早期 VT-x 版本無法正確處理實模式的指令,因此需跳回至 KVM 模擬。此外,MMIO 也需要交由 KVM 模擬 4)。
作業系統創建頁表,由硬體搜尋頁表作位址轉換,同時以 TLB (硬體) 作快取。作業系統和硬體一同協作以維護頁表和 TLB 內容的一致性。內存虛擬化需要經過底下兩層位址轉換:
影子頁表用來加速位址轉換 (GVA → HPA)。當客戶機作業系統修改頁表時,影子頁表也需要修改。這屬於軟體上的加速。請見 KVM MMU Virtualization 第 7 頁。硬體 CR3 指向的是影子頁表。硬體支援的內存虛擬化即是多加一個擴展頁表,並由硬體來實現另一次轉換。當客戶機作業系統查找頁表時 (GVA → GPA),硬體同時會查找擴展頁表 (GPA → HPA)。頁表和擴展頁表分別由客戶機作業系統和 VMM 創建,皆由硬體負責查找。請見 KVM MMU Virtualization 第 10 頁。 在 VMCS 裡,會分別存放客戶機和宿主機的狀態。一般的硬體 CR3 是載入客戶機 CR3 的值,EPT CR3 載入的是與其相對應頁表的值。

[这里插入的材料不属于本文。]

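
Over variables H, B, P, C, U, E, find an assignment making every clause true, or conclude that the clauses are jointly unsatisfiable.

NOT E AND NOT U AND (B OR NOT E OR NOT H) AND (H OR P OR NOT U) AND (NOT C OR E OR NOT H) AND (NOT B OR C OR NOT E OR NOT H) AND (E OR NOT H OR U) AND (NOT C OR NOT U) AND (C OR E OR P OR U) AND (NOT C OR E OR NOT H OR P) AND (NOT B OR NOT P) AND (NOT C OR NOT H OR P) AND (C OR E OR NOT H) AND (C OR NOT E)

Unit clause (NOT E) forces E = False.
Unit clause (NOT U) forces U = False.
In (E OR NOT H OR U) only NOT H is left, so H = False.
Set B = True.
  then (NOT B OR NOT P) forces P = False.
  then (C OR E OR P OR U) forces C = True.
All clauses satisfied.

H = False; B = True; P = False; C = True; U = False; E = False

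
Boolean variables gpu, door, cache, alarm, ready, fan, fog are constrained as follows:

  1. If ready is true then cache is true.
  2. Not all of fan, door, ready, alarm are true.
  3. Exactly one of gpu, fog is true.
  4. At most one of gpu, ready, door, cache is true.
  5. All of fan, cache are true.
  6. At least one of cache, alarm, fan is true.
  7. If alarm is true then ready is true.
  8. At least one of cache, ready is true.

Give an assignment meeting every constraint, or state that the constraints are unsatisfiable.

gpu = False, door = False, cache = True, alarm = False, ready = False, fan = True, fog = True

  (1) ready=F ⇒ cache: vacuous ✓
  (2) {fan, door, ready, alarm}: 1/4 true — not all ✓
  (3) {gpu, fog}: 1 true — exactly one ✓
  (4) {gpu, ready, door, cache}: 1 true — at most one ✓
  (5) {fan, cache}: all 2 true ✓
  (6) {cache, alarm, fan}: 2 true — at least one ✓
  (7) alarm=F ⇒ ready: vacuous ✓
  (8) {cache, ready}: 1 true — at least one ✓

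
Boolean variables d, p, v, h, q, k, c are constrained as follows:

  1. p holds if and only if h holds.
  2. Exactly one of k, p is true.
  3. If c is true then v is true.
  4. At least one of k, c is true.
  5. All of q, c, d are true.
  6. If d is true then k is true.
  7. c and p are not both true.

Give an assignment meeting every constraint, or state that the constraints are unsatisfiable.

d = True, p = False, v = True, h = False, q = True, k = True, c = True

  (1) p=F, h=F — same ✓
  (2) {k, p}: 1 true — exactly one ✓
  (3) c=T ⇒ v: T ✓
  (4) {k, c}: 2 true — at least one ✓
  (5) {q, c, d}: all 3 true ✓
  (6) d=T ⇒ k: T ✓
  (7) c=T, p=F — not both ✓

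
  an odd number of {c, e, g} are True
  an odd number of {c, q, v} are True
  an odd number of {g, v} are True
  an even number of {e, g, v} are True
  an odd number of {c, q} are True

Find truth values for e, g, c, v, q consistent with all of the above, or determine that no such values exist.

e = True; g = True; c = True; v = False; q = False

{c, e, g}: 3 true → odd ✓
{c, q, v}: 1 true → odd ✓
{g, v}: 1 true → odd ✓
{e, g, v}: 2 true → even ✓
{c, q}: 1 true → odd ✓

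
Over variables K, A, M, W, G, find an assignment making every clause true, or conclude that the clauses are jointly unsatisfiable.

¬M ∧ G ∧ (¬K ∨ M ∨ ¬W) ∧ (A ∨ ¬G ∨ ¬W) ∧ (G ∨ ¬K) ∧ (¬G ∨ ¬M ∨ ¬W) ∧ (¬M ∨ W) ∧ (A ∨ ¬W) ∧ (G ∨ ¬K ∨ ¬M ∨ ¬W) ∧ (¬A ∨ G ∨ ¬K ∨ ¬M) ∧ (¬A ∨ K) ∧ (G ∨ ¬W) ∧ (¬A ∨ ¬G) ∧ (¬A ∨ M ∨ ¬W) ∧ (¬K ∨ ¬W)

Unit clause (¬M) forces M = False.
Unit clause (G) forces G = True.
In (¬A ∨ ¬G) only ¬A is left, so A = False.
In (A ∨ ¬G ∨ ¬W) only ¬W is left, so W = False.
Set K = True.
All clauses satisfied.

K=T; A=F; M=F; W=F; G=T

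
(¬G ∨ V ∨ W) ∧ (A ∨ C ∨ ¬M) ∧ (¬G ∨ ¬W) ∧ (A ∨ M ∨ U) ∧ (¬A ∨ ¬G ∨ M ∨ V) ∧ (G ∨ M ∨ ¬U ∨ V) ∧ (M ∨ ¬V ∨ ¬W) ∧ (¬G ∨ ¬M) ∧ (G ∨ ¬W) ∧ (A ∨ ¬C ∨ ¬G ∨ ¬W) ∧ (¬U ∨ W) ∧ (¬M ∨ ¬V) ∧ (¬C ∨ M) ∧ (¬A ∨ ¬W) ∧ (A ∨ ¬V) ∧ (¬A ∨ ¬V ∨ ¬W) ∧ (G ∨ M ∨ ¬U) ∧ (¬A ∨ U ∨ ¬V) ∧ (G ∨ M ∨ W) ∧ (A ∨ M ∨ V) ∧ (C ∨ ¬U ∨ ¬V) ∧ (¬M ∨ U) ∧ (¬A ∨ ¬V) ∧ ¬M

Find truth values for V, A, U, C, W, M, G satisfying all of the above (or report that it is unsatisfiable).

UNSATISFIABLE

Case A = True:
  (¬A ∨ ¬W) forces W = False.
  (¬U ∨ W) forces U = False.
  (¬A ∨ U ∨ ¬V) forces V = False.
  (¬G ∨ V ∨ W) forces G = False.
  (G ∨ M ∨ W) forces M = True.
  Clause (¬M ∨ U) is falsified — contradiction.
Case A = False:
  (A ∨ ¬V) forces V = False.
  (A ∨ M ∨ V) forces M = True.
  Clause (¬M) is falsified — contradiction.
Both cases fail, so the formula is unsatisfiable.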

KVM 实现机制 一文。基於軟體實現的內存虛擬化,一般稱為影子頁表 (shadow page table)。針對客戶機中的頁表,VMM 內部皆有一份對應的影子頁表 (GVA → HPA),硬體 CR3 指向的亦是影子頁表。這是因為客戶機頁表內存的是 GVA → GPA 的映射,無法用 GPA 存取宿主機上的物理內存。當客戶機欲存取 GVA 時,硬體會查詢 TLB 和影子頁表,如果影子頁表沒有 GVA → HPA 的映射,就會發生頁缺失。影子頁表加上硬體 TLB 被當作是客戶機的虛擬 TLB (VTLB)。客戶機可以修改其頁表,但這會導致頁表和影子頁表不一致,VMM 需要同步這兩者的差異。第一種情況是,客戶機頁表擁有 GVA → GPA 的映射,而影子頁表尚未有 GPA → HPA 的映射。此時客戶機存取 GVA 會發生頁缺失,陷入 VMM,VMM 再根據客戶機頁表修改影子頁表。第二種情況是,客戶機將某頁表項的權限降低,此時該頁表會與影子頁表不一致。但是客戶機在修改頁表項之後,會用 INVLPG 或是重載 CR3 的方式刷新 (虛擬) TLB,這會陷入 VMM,VMM 此時可同步客戶機頁表和影子頁表。
反過來說,若 VMM 修改到影子頁表,則此項修改亦須與客戶機頁表同步。實際上,硬體查找的是影子頁表,此時有可能會修改影子頁表項中的 A (Access) 或是 D (Dirty) 位。以 A 位來說,當 TLB 存在某條映射,相關的頁表項其 A 位必定為 1,這是因為硬體必定已經查詢過相關的頁表項,才會在 TLB 有該條映射。將 A 位置 1 由硬體達成,將 A 位清 0 由軟體達成。後者須用 INVLPG 使對應的 TLB 項失效。如果不這樣做,後續存取會持續使用已存在的 TLB 項,而不會再把該頁表項的 A 位置 1,這會造成該頁自 A 位清 0 之後從未被存取的假象。D 位僅在最後一級頁表項中存在,代表所指向的頁已被寫過,且 TLB 項也有該位。當第一次寫該頁時,若 TLB 項不存在,或是該頁表項 D 位為 0,此時將該頁表項 D 位置 1,這是由硬體達成。如果軟體將頁表項 D 位清 0,必須使用 INVLPG 使對應的 TLB 項失效。如果不這樣做,下一次再寫該頁時,硬體看到的是舊有 TLB 項,且其 D 位為 1,硬體不會再去將該頁表項 D 位置 1。這會導致該頁自 D 位清 0 之後未被寫過的假象。前述 A 或 D 位的修改不能自動的從影子頁表反映到客戶機頁表,VMM 必須在初次修改影子頁表 A 或 D 位時加以捕獲,進而同步客戶機頁表和影子頁表。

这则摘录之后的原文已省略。